Opinião

A última palavra em um regime democrático

Autor

  • Arícia Fernandes Correia

    é procuradora do município do Rio de Janeiro professora da Uerj (Universo do Estado do Rio de Janeiro) pós-doutora em Direito pela Universidade de Paris 1 — Pantheón-Sorbonne — doutora em Direito Público pela Uerj mestre em Direito da Cidade pela Uerj e autora de publicações na área de Direito Urbanístico e Municipal.

18 de fevereiro de 2024, 15h20

A quem pertence a última palavra em um regime democrático ?

Em ditaduras, a primeira e a última pertencem ao ditador. Em democracias, deveria ser ao povo.

Mas quem exerce a soberania popular numa democracia?

Somente os representantes ungidos pelo voto popular (Legislativo, Executivo) ou também os órgãos aos quais tenha sido conferida legitimidade por vezes justamente para fazer frente à la volonté générale em prol dos direitos de minorias (Judiciário)?

A matéria não é nova e dela se originou uma expressão irônica por muitos atribuída a Rui Barbosa. Repetida em sua sabatina no Senado, o ministro Carlos Ayres Britto disse que o Supremo Tribunal Federal era aquele que tinha “o direito de errar por último”.

Mas quem numa democracia teria o monopólio — e por que não dizer, o arbítrio — da última palavra?

As cartas do jogo democrático parecem comportar blefes, mas não royals street flashes: the game is never over, porque as instituições democráticas representativas de maiorias ou defensoras de minorias — e a última ratio de suas existências, as liberdades — devem estar continuamente em ação.

Defende-se a permanência das rodadas democráticas, de modo que uma nova composição da realidade social possa suscitar uma nova “cartada” da democracia.

Para Rodrigo Brandão, em matéria de controle de constitucionalidade da ordem jurídica, à supremacia judicial deveria se sobrepor o diálogo institucional.

Em artigo da Revista Carioca de Direito da Procuradoria Geral do Município do Rio de Janeiro, volume 3, nº 1, em uma homenagem às bodas de coral da Constituição de 5/10/1988, cita-se a “superação legislativa” como um dos novos vieses da separação dos poderes no constitucionalismo brasileiro, junto com outros mecanismos de legitimação democrática de um debate mais plural, “aberto aos demais intérpretes da Constituição” (Herman Hesse).

Waldemir Barreto/Agência Senado

Humilde e magnanimamente, o STF inclusive reconhecera o fenômeno da superação legislativa. É do ministro Luiz Fux a relatoria da ADI  5105, em que se refere à “reversão jurisprudencial” e à possibilidade de “correção jurisprudencial” da decisão da corte pela ação do legislador.

Semiparlamentarismo
Em tempos de um “semiparlamentarismo à brasileira”, todavia, coube ao Legislativo investir-se daquele poder autoritário dos que, com poucos argumentos para manter uma boa prosa ou contenda, preferem dar a última palavra. E sair de cena…

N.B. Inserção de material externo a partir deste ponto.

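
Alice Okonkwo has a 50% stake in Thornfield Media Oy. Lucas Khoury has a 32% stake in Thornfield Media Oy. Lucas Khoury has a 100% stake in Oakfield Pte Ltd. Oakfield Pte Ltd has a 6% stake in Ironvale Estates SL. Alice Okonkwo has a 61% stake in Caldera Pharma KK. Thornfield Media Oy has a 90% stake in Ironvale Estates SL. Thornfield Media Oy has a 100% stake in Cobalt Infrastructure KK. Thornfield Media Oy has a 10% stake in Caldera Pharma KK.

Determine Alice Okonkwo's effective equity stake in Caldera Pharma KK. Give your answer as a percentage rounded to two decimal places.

66.00%

Alice reaches Caldera along 2 paths.
Via Thornfield: 50% × 10% = 5%.
Direct stake: 61% = 61%.
Total: 5% + 61% = 66%.
Rounded: 66.00%.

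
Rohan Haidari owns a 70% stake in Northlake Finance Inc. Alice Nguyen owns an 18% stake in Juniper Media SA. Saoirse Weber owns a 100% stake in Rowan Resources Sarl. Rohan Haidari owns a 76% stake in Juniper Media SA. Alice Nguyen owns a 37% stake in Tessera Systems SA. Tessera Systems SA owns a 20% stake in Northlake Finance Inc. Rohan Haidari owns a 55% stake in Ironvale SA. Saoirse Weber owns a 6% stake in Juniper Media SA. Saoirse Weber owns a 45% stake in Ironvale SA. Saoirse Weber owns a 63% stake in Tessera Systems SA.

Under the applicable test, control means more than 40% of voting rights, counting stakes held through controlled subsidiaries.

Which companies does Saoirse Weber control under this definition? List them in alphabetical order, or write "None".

Ironvale SA, Rowan Resources Sarl, Tessera Systems SA

Saoirse holds 63% of Tessera, so Saoirse controls Tessera.
Saoirse holds 100% of Rowan, so Saoirse controls Rowan.
Saoirse holds 45% of Ironvale, so Saoirse controls Ironvale.
No other company's threshold is met.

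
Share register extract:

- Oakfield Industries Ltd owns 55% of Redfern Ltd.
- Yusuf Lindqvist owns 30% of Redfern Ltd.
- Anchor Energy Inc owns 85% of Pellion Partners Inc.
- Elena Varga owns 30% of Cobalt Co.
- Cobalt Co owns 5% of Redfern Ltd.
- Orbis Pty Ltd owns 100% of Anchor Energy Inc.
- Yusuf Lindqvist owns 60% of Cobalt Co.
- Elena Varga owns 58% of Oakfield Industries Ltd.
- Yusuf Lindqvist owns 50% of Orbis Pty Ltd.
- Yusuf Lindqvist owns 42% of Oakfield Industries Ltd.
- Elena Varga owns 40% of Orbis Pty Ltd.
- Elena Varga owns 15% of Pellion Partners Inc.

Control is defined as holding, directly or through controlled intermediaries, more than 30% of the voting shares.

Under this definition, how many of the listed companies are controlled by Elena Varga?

Elena holds 58% of Oakfield, so Elena controls Oakfield.
Oakfield holds 55% of Redfern, so Elena controls Redfern.
Elena holds 40% of Orbis, so Elena controls Orbis.
Orbis holds 100% of Anchor, so Elena controls Anchor.
Anchor and Elena together hold 85% + 15% = 100% of Pellion, so Elena controls Pellion.
No other company's threshold is met.
Elena controls 5 companies.

5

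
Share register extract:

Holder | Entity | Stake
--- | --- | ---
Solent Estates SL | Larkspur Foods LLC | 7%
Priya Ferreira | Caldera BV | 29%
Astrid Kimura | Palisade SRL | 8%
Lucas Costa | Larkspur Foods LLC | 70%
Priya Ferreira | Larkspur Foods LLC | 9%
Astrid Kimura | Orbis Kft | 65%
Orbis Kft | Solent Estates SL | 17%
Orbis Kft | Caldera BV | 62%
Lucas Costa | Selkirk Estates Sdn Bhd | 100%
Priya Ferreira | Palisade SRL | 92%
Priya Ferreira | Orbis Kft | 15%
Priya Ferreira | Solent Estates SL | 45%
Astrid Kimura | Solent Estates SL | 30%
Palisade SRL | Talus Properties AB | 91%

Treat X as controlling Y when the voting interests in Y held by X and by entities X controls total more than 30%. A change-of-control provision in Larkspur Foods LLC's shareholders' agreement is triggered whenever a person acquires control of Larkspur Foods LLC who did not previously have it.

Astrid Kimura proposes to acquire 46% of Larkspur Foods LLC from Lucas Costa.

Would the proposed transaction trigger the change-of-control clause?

Yes

The purchase adds only to Astrid's holdings (Lucas's stake shrinks), so Astrid is the only person who could newly come to control Larkspur.
Astrid holds 65% of Orbis, so Astrid controls Orbis.
Orbis and Astrid together hold 17% + 30% = 47% of Solent, so Astrid controls Solent.
Orbis holds 62% of Caldera, so Astrid controls Caldera.
In Larkspur, Astrid's side holds only 7%, not > 30%.
So before the transaction, Astrid does not control Larkspur.
After the purchase, Astrid holds 46% of Larkspur directly, and Lucas's stake falls to 24%.
Solent and Astrid together hold 7% + 46% = 53% of Larkspur, so Astrid controls Larkspur.
Astrid did not control Larkspur before and does after, so the clause is triggered.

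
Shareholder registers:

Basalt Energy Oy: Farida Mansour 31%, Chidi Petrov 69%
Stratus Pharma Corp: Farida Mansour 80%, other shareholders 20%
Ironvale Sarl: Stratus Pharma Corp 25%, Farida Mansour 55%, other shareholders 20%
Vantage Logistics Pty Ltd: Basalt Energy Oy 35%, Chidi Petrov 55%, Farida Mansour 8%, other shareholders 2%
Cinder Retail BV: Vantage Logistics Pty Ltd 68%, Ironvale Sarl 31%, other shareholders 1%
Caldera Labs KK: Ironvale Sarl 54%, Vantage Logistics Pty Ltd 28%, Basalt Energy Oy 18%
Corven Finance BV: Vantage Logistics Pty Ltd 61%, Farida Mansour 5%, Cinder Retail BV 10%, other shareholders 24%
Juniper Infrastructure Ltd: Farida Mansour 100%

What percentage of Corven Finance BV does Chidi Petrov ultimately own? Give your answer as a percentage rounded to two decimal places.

Chidi reaches Corven along 4 paths.
Via Basalt → Vantage: 69% × 35% × 61% = 14.7315%.
Via Vantage: 55% × 61% = 33.55%.
Via Basalt → Vantage → Cinder: 69% × 35% × 68% × 10% = 1.6422%.
Via Vantage → Cinder: 55% × 68% × 10% = 3.74%.
Total: 14.7315% + 33.55% + 1.6422% + 3.74% = 53.6637%.
Rounded: 53.66%.

53.66%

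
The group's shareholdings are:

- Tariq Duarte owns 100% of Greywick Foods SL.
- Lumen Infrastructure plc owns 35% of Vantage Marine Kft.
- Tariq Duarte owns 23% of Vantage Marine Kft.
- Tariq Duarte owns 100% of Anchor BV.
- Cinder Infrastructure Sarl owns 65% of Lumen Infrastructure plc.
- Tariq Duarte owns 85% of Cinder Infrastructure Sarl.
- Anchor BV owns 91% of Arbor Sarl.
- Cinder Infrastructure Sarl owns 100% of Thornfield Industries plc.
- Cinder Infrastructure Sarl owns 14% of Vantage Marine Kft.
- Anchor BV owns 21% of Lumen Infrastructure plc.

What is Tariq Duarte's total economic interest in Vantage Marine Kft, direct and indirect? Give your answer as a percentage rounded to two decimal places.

61.59%

Tariq reaches Vantage along 4 paths.
Direct stake: 23% = 23%.
Via Anchor → Lumen: 100% × 21% × 35% = 7.35%.
Via Cinder → Lumen: 85% × 65% × 35% = 19.3375%.
Via Cinder: 85% × 14% = 11.9%.
Total: 23% + 7.35% + 19.3375% + 11.9% = 61.5875%.
Rounded: 61.59%.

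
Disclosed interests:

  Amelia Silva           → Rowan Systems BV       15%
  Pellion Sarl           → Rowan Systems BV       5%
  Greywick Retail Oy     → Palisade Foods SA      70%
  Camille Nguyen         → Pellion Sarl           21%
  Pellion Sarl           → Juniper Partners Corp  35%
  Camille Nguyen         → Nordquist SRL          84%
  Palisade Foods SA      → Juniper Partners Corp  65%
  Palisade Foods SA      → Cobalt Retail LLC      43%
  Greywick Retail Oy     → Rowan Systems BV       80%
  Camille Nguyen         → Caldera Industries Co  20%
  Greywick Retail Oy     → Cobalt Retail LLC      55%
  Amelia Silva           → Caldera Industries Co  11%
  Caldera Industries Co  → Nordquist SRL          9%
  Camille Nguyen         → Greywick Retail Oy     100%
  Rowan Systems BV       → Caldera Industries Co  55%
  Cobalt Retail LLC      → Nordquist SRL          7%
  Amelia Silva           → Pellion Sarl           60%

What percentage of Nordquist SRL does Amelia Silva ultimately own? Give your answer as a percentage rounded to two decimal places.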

Não bastava então contrariar a jurisprudência do STF. Era preciso colocar um ponto final na discussão!

“Levado ao limite, em cenário de discordância republicana entre poderes acerca de determinado conteúdo normativo, a última palavra em um regime democrático, sempre deve ser do Poder Legislativo, verdadeira casa da democracia.”

Essa é a fala do presidente do Congresso, quando da derrubada de vetos à lei do marco temporal, discutida e votada no Parlamento após a decisão do STF por sua inconstitucionalidade.

A quem caberia a última palavra da democracia brasileira ?

Fico com a resposta de Ran Hirschl: “o poder, como última palavra, não o detém nenhuma instituição em uma democracia constitucional”.

A democracia sempre acaba — ou recomeça… — numa boa conversa.